Year 8 Geography Trip
Our Year 8 Geography students recently travelled to the Queen Elizabeth Park in east London to learn more about the different approaches to managing river flooding along the River Lea and River Thames.
This article was written by Waleed Arif (8H).
After a long coach journey we arrived at our destination: the new and beautiful Queen Elizabeth Park.
There we were joined by our tutors from the Field Studies Council who gave us a brief overview of the history of the area and how over time housing had increasingly been built on the flood plain of the River Lea as London expanded east.
After this setting of the context, we began our data collection programme, first walking over a bridge across the Lea to measure the width of the river channel. We also calculated roughly, how far up we were from the bridge by using our GIS app, Survey123.
We then travelled downstream to the Three Mills Lock. This lock helps protect the Queen Elizabeth Park from flooding from the tidal Thames. This was an example of hard engineering, in contrast to strategy used upstream: a new wetland area created to increase the capacity of the channel.

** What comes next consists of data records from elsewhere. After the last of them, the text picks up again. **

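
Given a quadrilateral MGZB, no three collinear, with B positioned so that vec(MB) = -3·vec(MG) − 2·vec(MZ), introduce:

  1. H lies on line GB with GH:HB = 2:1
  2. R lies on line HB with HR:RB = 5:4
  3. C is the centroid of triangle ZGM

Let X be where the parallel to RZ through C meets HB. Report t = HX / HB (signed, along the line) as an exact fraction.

t = -113/162

Work in coordinates with M = (0, 0), G = (1, 0), Z = (0, 1), B = (-3, -2).
1. H lies on line GB with GH:HB = 2:1 ⇒ H = (-5/3, -4/3)
2. R lies on line HB with HR:RB = 5:4 ⇒ R = (-65/27, -46/27)
3. C is the centroid of triangle ZGM ⇒ C = (1/3, 1/3)
through C parallel to RZ: direction (65/27, 73/27); meets HB at X = (-179/243, -211/243)
X = H + t·(B−H) with t = -113/162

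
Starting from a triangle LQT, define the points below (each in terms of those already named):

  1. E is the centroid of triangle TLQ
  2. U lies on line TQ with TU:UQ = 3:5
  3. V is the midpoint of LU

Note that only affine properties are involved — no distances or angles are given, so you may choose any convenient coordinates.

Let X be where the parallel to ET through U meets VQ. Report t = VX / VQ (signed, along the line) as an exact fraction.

t = 11/21

Work in coordinates with L = (0, 0), Q = (1, 0), T = (0, 1).
1. E is the centroid of triangle TLQ ⇒ E = (1/3, 1/3)
2. U lies on line TQ with TU:UQ = 3:5 ⇒ U = (3/8, 5/8)
3. V is the midpoint of LU ⇒ V = (3/16, 5/16)
through U parallel to ET: direction (-1/3, 2/3); meets VQ at X = (103/168, 25/168)
X = V + t·(Q−V) with t = 11/21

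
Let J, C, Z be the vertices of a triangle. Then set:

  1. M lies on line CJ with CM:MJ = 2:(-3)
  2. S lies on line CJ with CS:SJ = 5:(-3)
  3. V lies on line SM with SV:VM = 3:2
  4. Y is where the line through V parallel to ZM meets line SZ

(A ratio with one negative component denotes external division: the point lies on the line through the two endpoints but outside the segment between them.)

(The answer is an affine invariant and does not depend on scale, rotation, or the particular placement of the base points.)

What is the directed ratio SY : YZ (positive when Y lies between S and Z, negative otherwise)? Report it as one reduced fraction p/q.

Assign J = (0, 0), C = (1, 0), Z = (0, 1) — the answer is frame-independent, so this choice is without loss of generality.
1. M lies on line CJ with CM:MJ = 2:(-3) ⇒ M = (3, 0)
2. S lies on line CJ with CS:SJ = 5:(-3) ⇒ S = (-3/2, 0)
3. V lies on line SM with SV:VM = 3:2 ⇒ V = (6/5, 0)
4. Y is where the line through V parallel to ZM meets line SZ ⇒ Y = (-3/5, 3/5)
Y = S + t·(Z−S) with t = 3/5, so SY:YZ = t:(1−t) = 3/5:2/5

SY:YZ = 3/2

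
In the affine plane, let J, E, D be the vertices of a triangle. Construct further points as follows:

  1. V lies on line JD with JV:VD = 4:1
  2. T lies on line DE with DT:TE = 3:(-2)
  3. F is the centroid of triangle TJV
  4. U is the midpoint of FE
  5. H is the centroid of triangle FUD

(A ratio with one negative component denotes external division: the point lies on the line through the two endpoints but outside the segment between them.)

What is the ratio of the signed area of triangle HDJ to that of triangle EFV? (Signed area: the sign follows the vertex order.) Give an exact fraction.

[HDJ]:[EFV] = -5/3

Work in coordinates with J = (0, 0), E = (1, 0), D = (0, 1).
1. V lies on line JD with JV:VD = 4:1 ⇒ V = (0, 4/5)
2. T lies on line DE with DT:TE = 3:(-2) ⇒ T = (3, -2)
3. F is the centroid of triangle TJV ⇒ F = (1, -2/5)
4. U is the midpoint of FE ⇒ U = (1, -1/5)
5. H is the centroid of triangle FUD ⇒ H = (2/3, 2/15)
2·[HDJ] = 2/3, 2·[EFV] = -2/5
[HDJ]:[EFV] = 2/3:-2/5 = -5/3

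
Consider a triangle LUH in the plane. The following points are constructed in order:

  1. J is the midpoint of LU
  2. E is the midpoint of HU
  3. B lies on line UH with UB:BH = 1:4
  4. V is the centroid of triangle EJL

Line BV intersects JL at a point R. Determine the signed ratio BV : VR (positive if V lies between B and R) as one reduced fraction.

BV:VR = 1/5

Choose coordinates L = (0, 0), U = (1, 0), H = (0, 1).
1. J is the midpoint of LU ⇒ J = (1/2, 0)
2. E is the midpoint of HU ⇒ E = (1/2, 1/2)
3. B lies on line UH with UB:BH = 1:4 ⇒ B = (4/5, 1/5)
4. V is the centroid of triangle EJL ⇒ V = (1/3, 1/6)
line BV meets JL at R = (-2, 0)
V = B + t·(R−B) with t = 1/6, so BV:VR = 1/6:5/6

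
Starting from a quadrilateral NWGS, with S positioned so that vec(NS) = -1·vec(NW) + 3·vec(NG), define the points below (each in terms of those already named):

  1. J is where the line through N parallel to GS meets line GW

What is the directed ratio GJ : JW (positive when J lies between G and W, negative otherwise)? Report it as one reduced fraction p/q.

Set N = (0, 0), W = (1, 0), G = (0, 1), S = (-1, 3); any affine frame gives the same invariant.
1. J is where the line through N parallel to GS meets line GW ⇒ J = (-1, 2)
J = G + t·(W−G) with t = -1, so GJ:JW = t:(1−t) = -1:2

GJ:JW = -1/2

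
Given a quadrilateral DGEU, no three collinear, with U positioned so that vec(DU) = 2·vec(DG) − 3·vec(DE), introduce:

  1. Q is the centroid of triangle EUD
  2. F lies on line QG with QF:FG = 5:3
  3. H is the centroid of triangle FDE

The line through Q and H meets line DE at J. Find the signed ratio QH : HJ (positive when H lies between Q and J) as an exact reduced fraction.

QH:HJ = 9/7

Set D = (0, 0), G = (1, 0), E = (0, 1), U = (2, -3); any affine frame gives the same invariant.
1. Q is the centroid of triangle EUD ⇒ Q = (2/3, -2/3)
2. F lies on line QG with QF:FG = 5:3 ⇒ F = (7/8, -1/4)
3. H is the centroid of triangle FDE ⇒ H = (7/24, 1/4)
line QH meets DE at J = (0, 26/27)
H = Q + t·(J−Q) with t = 9/16, so QH:HJ = 9/16:7/16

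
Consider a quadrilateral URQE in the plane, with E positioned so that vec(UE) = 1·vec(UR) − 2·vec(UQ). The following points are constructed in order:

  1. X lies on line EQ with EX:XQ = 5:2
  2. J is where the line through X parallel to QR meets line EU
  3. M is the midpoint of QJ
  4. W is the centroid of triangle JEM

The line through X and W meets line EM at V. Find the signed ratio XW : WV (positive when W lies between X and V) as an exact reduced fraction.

Assign U = (0, 0), R = (1, 0), Q = (0, 1), E = (1, -2) — the answer is frame-independent, so this choice is without loss of generality.
1. X lies on line EQ with EX:XQ = 5:2 ⇒ X = (2/7, 1/7)
2. J is where the line through X parallel to QR meets line EU ⇒ J = (-3/7, 6/7)
3. M is the midpoint of QJ ⇒ M = (-3/14, 13/14)
4. W is the centroid of triangle JEM ⇒ W = (5/42, -1/14)
line XW meets EM at V = (53/308, -1/308)
W = X + t·(V−X) with t = 22/15, so XW:WV = 22/15:-7/15

XW:WV = -22/7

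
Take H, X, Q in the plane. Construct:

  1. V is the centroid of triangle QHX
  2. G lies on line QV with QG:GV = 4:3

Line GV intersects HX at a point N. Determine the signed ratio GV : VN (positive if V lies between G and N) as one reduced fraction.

GV:VN = 6/7

Work in coordinates with H = (0, 0), X = (1, 0), Q = (0, 1).
1. V is the centroid of triangle QHX ⇒ V = (1/3, 1/3)
2. G lies on line QV with QG:GV = 4:3 ⇒ G = (4/21, 13/21)
line GV meets HX at N = (1/2, 0)
V = G + t·(N−G) with t = 6/13, so GV:VN = 6/13:7/13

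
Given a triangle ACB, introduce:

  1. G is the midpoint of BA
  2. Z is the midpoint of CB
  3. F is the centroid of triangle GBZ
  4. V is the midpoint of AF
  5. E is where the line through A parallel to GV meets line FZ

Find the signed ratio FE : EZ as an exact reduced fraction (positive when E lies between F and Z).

FE:EZ = -2/3

Assign A = (0, 0), C = (1, 0), B = (0, 1) — the answer is frame-independent, so this choice is without loss of generality.
1. G is the midpoint of BA ⇒ G = (0, 1/2)
2. Z is the midpoint of CB ⇒ Z = (1/2, 1/2)
3. F is the centroid of triangle GBZ ⇒ F = (1/6, 2/3)
4. V is the midpoint of AF ⇒ V = (1/12, 1/3)
5. E is where the line through A parallel to GV meets line FZ ⇒ E = (-1/2, 1)
E = F + t·(Z−F) with t = -2, so FE:EZ = t:(1−t) = -2:3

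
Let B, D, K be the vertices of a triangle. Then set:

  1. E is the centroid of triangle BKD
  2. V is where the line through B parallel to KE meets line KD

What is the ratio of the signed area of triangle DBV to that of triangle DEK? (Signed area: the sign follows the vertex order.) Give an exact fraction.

Work in coordinates with B = (0, 0), D = (1, 0), K = (0, 1).
1. E is the centroid of triangle BKD ⇒ E = (1/3, 1/3)
2. V is where the line through B parallel to KE meets line KD ⇒ V = (-1, 2)
2·[DBV] = -2, 2·[DEK] = -1/3
[DBV]:[DEK] = -2:-1/3 = 6

[DBV]:[DEK] = 6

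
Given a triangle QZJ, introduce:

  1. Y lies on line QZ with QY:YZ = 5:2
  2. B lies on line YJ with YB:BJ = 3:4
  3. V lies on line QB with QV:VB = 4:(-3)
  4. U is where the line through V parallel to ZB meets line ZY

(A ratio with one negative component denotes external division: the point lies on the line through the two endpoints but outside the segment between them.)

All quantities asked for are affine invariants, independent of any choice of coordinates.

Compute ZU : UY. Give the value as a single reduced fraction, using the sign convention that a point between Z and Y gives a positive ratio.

ZU:UY = -21/23

Assign Q = (0, 0), Z = (1, 0), J = (0, 1) — the answer is frame-independent, so this choice is without loss of generality.
1. Y lies on line QZ with QY:YZ = 5:2 ⇒ Y = (5/7, 0)
2. B lies on line YJ with YB:BJ = 3:4 ⇒ B = (20/49, 3/7)
3. V lies on line QB with QV:VB = 4:(-3) ⇒ V = (80/49, 12/7)
4. U is where the line through V parallel to ZB meets line ZY ⇒ U = (4, 0)
U = Z + t·(Y−Z) with t = -21/2, so ZU:UY = t:(1−t) = -21/2:23/2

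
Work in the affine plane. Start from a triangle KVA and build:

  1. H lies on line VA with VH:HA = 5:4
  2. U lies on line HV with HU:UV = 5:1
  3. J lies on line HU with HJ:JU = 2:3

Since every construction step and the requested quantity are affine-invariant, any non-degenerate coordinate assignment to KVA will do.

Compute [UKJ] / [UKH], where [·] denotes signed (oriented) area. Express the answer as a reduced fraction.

Set K = (0, 0), V = (1, 0), A = (0, 1); any affine frame gives the same invariant.
1. H lies on line VA with VH:HA = 5:4 ⇒ H = (4/9, 5/9)
2. U lies on line HV with HU:UV = 5:1 ⇒ U = (49/54, 5/54)
3. J lies on line HU with HJ:JU = 2:3 ⇒ J = (17/27, 10/27)
2·[UKJ] = -5/18, 2·[UKH] = -25/54
[UKJ]:[UKH] = -5/18:-25/54 = 3/5

[UKJ]:[UKH] = 3/5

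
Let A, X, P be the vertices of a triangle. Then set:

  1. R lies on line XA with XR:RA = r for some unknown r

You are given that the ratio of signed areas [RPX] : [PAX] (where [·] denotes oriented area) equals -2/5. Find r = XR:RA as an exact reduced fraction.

Work in coordinates with A = (0, 0), X = (1, 0), P = (0, 1).
1. With XR:RA = r, write λ = r/(r+1) so R = X + λ·(A−X); R is affine-linear in λ
Every point depending on R is an affine combination of R and λ-independent points, so each such coordinate is linear in λ; the λ² term in each signed area is a multiple of (A−X)×(A−X) = 0, so 2·[RPX] and 2·[PAX] are each linear in λ. Evaluating at λ=0 and λ=1:
  2·[RPX] = −λ,   2·[PAX] = 1
So [RPX]:[PAX] = (−λ) / (1). Setting this equal to -2/5:
  −λ = -2/5·(1)  ⇒  λ = 2/5
Then r = λ/(1−λ) = (2/5)/(3/5) = 2/3. Check: with r = 2/3, R = (3/5, 0) and [RPX]:[PAX] = -2/5 as required.

r = 2/3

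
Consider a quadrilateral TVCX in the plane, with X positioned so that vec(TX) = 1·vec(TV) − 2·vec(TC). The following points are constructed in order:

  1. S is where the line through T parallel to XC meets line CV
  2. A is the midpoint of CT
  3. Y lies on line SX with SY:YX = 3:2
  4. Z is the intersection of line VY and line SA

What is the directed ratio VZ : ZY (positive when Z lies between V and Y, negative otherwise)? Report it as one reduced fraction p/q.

Set T = (0, 0), V = (1, 0), C = (0, 1), X = (1, -2); any affine frame gives the same invariant.
1. S is where the line through T parallel to XC meets line CV ⇒ S = (-1/2, 3/2)
2. A is the midpoint of CT ⇒ A = (0, 1/2)
3. Y lies on line SX with SY:YX = 3:2 ⇒ Y = (2/5, -3/5)
4. Z is the intersection of line VY and line SA ⇒ Z = (1/2, -1/2)
Z = V + t·(Y−V) with t = 5/6, so VZ:ZY = t:(1−t) = 5/6:1/6

VZ:ZY = 5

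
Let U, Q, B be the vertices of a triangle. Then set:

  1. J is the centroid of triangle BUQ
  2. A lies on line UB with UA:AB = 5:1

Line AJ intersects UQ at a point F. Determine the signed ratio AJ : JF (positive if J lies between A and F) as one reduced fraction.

Assign U = (0, 0), Q = (1, 0), B = (0, 1) — the answer is frame-independent, so this choice is without loss of generality.
1. J is the centroid of triangle BUQ ⇒ J = (1/3, 1/3)
2. A lies on line UB with UA:AB = 5:1 ⇒ A = (0, 5/6)
line AJ meets UQ at F = (5/9, 0)
J = A + t·(F−A) with t = 3/5, so AJ:JF = 3/5:2/5

AJ:JF = 3/2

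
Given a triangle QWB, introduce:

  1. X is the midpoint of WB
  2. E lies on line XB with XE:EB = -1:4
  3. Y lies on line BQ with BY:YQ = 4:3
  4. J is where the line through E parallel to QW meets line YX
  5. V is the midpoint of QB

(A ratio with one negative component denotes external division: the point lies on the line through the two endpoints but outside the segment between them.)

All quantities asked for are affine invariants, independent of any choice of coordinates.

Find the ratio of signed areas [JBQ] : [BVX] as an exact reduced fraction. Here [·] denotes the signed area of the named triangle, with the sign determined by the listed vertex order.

[JBQ]:[BVX] = -8/3

Choose coordinates Q = (0, 0), W = (1, 0), B = (0, 1).
1. X is the midpoint of WB ⇒ X = (1/2, 1/2)
2. E lies on line XB with XE:EB = -1:4 ⇒ E = (2/3, 1/3)
3. Y lies on line BQ with BY:YQ = 4:3 ⇒ Y = (0, 3/7)
4. J is where the line through E parallel to QW meets line YX ⇒ J = (-2/3, 1/3)
5. V is the midpoint of QB ⇒ V = (0, 1/2)
2·[JBQ] = -2/3, 2·[BVX] = 1/4
[JBQ]:[BVX] = -2/3:1/4 = -8/3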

We also saw the Thames Barrier which due to the future effects of climate change might be rebuilt and will cost an huge amount of money. The Thames Barrier as it is now cost billions and the rebuilt Thames Barrier will cost even more. However, the economic benefits to London make it justifable.
Overall, it was a interesting day: we learnt about the need for flood defences and the different options available. I would like to thank all of the staff who accompanied us to this amazing trip. As well as the tutors who guided us all around these magnificent sites.